Um Enttäuschungen zu vermeiden, räumen wir abschließend mit den häufigsten Mythen rund um die 24-Stunden-Betreuung auf:

Mythos 1: "Die Betreuungskraft ist eine examinierte Krankenschwester." Falsch. In den seltensten Fällen handelt es sich um examiniertes Pflegepersonal nach deutschem Standard. Es sind in der Regel erfahrene Haushaltshilfen mit Weiterbildungen in der Grundpflege. Für medizinische Aufgaben benötigen Sie immer den lokalen Pflegedienst.

Mythos 2: "Die Betreuungskraft ist rund um die Uhr abrufbereit." Falsch. Das Arbeitszeitgesetz gilt uneingeschränkt. Die Betreuungskraft benötigt Pausen, Freizeit und ungestörten Schlaf. Bei schwerer nächtlicher Unruhe des Senioren ist dieses Modell allein nicht tragfähig.

Mythos 3: "Wenn die Kraft Urlaub macht, stehen wir ohne Hilfe da." Falsch. Im Entsendemodell kümmert sich die Agentur rechtzeitig um einen nahtlosen Wechsel. Meist wechseln sich zwei Betreuungskräfte im Rhythmus von zwei bis drei Monaten ab. So hat der Senior kontinuierlich vertraute Gesichter um sich.

Weiterführende Informationen zu den gesetzlichen Regelungen der Pflegegrade, dem neuen Entlastungsbudget ab 2025/2026 und den aktuellen Zuschüssen finden Sie auf den offiziellen Informationsseiten der Ministerien, wie beispielsweise beim Bundesministerium für Gesundheit.

Zusammenfassung der wichtigsten Punkte

Die 24-Stunden-Betreuung ist für viele Familien in Magdeburg der Rettungsanker, um ihren Angehörigen einen würdevollen Lebensabend im eigenen Zuhause zu ermöglichen. Wenn Sie sich an das legale Entsendemodell halten, profitieren Sie von Rechtssicherheit und einer organisierten Vertretungsregelung.

Kalkulieren Sie mit monatlichen Gesamtkosten zwischen 2.800 und 3.800 Euro, von denen Sie jedoch signifikante Summen durch das Pflegegeld, das neue Entlastungsbudget (3.539 Euro jährlich) und steuerliche Vorteile abziehen können. Die effektive finanzielle Belastung ist somit oft deutlich geringer, als es auf den ersten Blick scheint.
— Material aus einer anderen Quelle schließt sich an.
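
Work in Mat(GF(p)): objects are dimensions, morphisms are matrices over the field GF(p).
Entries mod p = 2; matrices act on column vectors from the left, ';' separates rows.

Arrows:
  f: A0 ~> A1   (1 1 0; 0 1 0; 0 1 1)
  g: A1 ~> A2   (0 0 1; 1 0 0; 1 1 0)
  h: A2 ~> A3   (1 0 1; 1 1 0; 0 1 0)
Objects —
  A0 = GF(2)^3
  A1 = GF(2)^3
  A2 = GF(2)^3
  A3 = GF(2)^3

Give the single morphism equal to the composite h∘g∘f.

  e0=⟨1,0,0⟩ f~>⟨1,0,0⟩ g~>⟨0,1,1⟩ h~>⟨1,1,1⟩
  e1=⟨0,1,0⟩ f~>⟨1,1,1⟩ g~>⟨1,1,0⟩ h~>⟨1,0,1⟩
  e2=⟨0,0,1⟩ f~>⟨0,0,1⟩ g~>⟨1,0,0⟩ h~>⟨1,1,0⟩
⟦path⟧: (1 1 1; 1 0 1; 1 1 0)

Answer: (1 1 1; 1 0 1; 1 1 0)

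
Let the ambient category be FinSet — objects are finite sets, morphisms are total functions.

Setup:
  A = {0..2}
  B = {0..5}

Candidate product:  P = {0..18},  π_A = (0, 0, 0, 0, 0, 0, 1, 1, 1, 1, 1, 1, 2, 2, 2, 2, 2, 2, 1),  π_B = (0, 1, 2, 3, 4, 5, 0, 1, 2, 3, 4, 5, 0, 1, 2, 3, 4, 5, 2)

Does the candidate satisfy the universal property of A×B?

Answer: NOT A VALID PRODUCT — |P|=19 ≠ |A|·|B|=18

Derivation:
|A|·|B| = 3·6 = 18;  |P| = 19
  → cardinalities differ; no bijection possible.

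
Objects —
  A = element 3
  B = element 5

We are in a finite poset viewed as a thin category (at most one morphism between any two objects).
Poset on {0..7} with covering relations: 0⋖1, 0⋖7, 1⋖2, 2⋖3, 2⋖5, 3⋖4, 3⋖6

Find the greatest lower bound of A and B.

Lower bounds of A=3 and B=5: {0,1,2}
  0 ⊑ 2
  1 ⊑ 2
  2 ⊑ 2
glb = 2

Answer: A∧B = 2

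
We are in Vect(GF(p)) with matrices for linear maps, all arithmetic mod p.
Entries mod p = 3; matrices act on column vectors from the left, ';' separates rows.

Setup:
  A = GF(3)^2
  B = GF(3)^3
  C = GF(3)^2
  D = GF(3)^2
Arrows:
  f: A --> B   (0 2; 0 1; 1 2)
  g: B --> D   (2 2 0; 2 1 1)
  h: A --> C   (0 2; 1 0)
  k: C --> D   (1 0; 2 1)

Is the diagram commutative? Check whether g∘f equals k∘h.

1) trace f;g:
  e0=[1,0] f-->[0,0,1] g-->[0,1]
  e1=[0,1] f-->[2,1,2] g-->[0,1]
  ⟦path⟧₁ = (0 0; 1 1)
2) trace h;k:
  e0=[1,0] h-->[0,1] k-->[0,1]
  e1=[0,1] h-->[2,0] k-->[2,1]
  ⟦path⟧₂ = (0 2; 1 1)
Equal? NO — does not commute

Answer: DOES NOT COMMUTE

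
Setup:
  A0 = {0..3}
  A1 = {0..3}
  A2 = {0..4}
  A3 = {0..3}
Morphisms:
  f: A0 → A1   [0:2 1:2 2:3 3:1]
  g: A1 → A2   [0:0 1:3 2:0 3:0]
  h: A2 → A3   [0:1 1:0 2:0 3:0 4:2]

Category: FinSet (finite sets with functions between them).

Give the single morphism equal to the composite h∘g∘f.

Answer: [0:1 1:1 2:1 3:0]

Derivation:
  0 f→2 g→0 h→1
  1 f→2 g→0 h→1
  2 f→3 g→0 h→1
  3 f→1 g→3 h→0
result: [0:1 1:1 2:1 3:0]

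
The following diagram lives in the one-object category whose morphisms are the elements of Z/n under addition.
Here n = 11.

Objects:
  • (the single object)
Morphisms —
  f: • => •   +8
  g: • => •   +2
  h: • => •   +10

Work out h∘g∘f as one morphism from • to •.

Answer: +9

Work:
  0 +8≡8 +2≡10 +10≡9  (mod 11)
⟦path⟧: +9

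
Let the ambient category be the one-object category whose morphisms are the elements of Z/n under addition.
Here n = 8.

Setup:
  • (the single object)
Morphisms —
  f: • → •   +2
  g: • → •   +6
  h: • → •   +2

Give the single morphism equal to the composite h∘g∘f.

Answer: +2

Trace:
  0 +2≡2 +6≡0 +2≡2  (mod 8)
composite: +2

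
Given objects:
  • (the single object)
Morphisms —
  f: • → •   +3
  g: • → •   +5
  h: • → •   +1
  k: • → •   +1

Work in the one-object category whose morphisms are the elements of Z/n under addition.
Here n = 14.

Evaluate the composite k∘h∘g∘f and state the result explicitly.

Answer: +10

Work:
  0 +3≡3 +5≡8 +1≡9 +1≡10  (mod 14)
result: +10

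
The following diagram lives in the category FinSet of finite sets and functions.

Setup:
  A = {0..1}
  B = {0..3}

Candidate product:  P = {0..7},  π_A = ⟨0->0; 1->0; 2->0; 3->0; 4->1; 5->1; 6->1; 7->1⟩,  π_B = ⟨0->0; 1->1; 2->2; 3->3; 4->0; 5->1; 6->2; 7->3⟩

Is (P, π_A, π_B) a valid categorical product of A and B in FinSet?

|A|·|B| = 2·4 = 8;  |P| = 8
Check the pairing map k ↦ (π_A(k), π_B(k)):
  0 -> (0,0)
  1 -> (0,1)
  2 -> (0,2)
  3 -> (0,3)
  4 -> (1,0)
  5 -> (1,1)
  6 -> (1,2)
  7 -> (1,3)
distinct pairs in image: 8 / 8 needed
  → bijection onto A×B; projections well-typed.

Answer: VALID PRODUCT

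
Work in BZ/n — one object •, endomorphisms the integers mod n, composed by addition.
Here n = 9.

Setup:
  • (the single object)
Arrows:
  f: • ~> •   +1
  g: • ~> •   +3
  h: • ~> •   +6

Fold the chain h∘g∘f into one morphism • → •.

Answer: +1

Derivation:
  0 +1≡1 +3≡4 +6≡1  (mod 9)
composite: +1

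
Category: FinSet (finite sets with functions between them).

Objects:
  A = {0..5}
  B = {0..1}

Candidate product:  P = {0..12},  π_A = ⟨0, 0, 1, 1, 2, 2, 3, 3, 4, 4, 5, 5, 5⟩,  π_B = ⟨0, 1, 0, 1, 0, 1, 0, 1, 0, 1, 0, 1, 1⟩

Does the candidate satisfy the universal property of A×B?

Answer: NOT A VALID PRODUCT — |P|=13 ≠ |A|·|B|=12

Derivation:
|A|·|B| = 6·2 = 12;  |P| = 13
  → cardinalities differ; no bijection possible.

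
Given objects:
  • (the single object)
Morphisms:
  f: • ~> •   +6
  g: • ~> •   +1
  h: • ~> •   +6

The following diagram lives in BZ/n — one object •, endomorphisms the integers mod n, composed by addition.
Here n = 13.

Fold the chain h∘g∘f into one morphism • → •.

Answer: +0

Work:
  0 +6≡6 +1≡7 +6≡0  (mod 13)
result: +0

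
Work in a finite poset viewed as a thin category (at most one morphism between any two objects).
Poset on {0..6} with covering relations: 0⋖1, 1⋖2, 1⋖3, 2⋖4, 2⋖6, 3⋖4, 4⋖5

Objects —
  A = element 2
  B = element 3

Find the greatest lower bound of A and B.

Answer: A∧B = 1

Trace:
{x : x<=A ∧ x<=B} = {0,1}  (A=2, B=3)
  0 <= 1
  1 <= 1
glb = 1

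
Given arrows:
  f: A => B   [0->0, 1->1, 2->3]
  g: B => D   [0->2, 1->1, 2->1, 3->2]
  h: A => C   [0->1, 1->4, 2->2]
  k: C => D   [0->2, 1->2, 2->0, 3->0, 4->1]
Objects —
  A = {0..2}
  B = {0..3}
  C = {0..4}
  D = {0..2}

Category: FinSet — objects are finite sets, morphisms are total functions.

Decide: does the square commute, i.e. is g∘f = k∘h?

Answer: DOES NOT COMMUTE

Trace:
1) trace f;g:
  0 f=>0 g=>2
  1 f=>1 g=>1
  2 f=>3 g=>2
  ⟦path⟧₁ = [0->2, 1->1, 2->2]
2) trace h;k:
  0 h=>1 k=>2
  1 h=>4 k=>1
  2 h=>2 k=>0
  ⟦path⟧₂ = [0->2, 1->1, 2->0]
Equal? distinct morphisms ✗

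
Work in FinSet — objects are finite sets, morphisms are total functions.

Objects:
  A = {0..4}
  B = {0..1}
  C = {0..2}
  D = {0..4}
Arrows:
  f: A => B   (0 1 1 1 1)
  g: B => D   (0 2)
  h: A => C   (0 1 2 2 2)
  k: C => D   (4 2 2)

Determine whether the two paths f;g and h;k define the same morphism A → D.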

Achten Sie auf absolute Transparenz bei der Vertragsgestaltung, fordern Sie die A1-Bescheinigung ein und respektieren Sie die Freizeit- und Arbeitszeitregelungen der Betreuungskraft. Kombinieren Sie die Betreuung mit sinnvollen Hilfsmitteln wie einem Hausnotruf, einem Treppenlift oder einem barrierefreien Badumbau, um die Sicherheit für alle Beteiligten zu maximieren. Mit der richtigen Vorbereitung, ehrlicher Kommunikation und einer seriösen Agentur an Ihrer Seite wird die 24-Stunden-Betreuung zu einer echten Bereicherung für den Pflegealltag in den eigenen vier Wänden.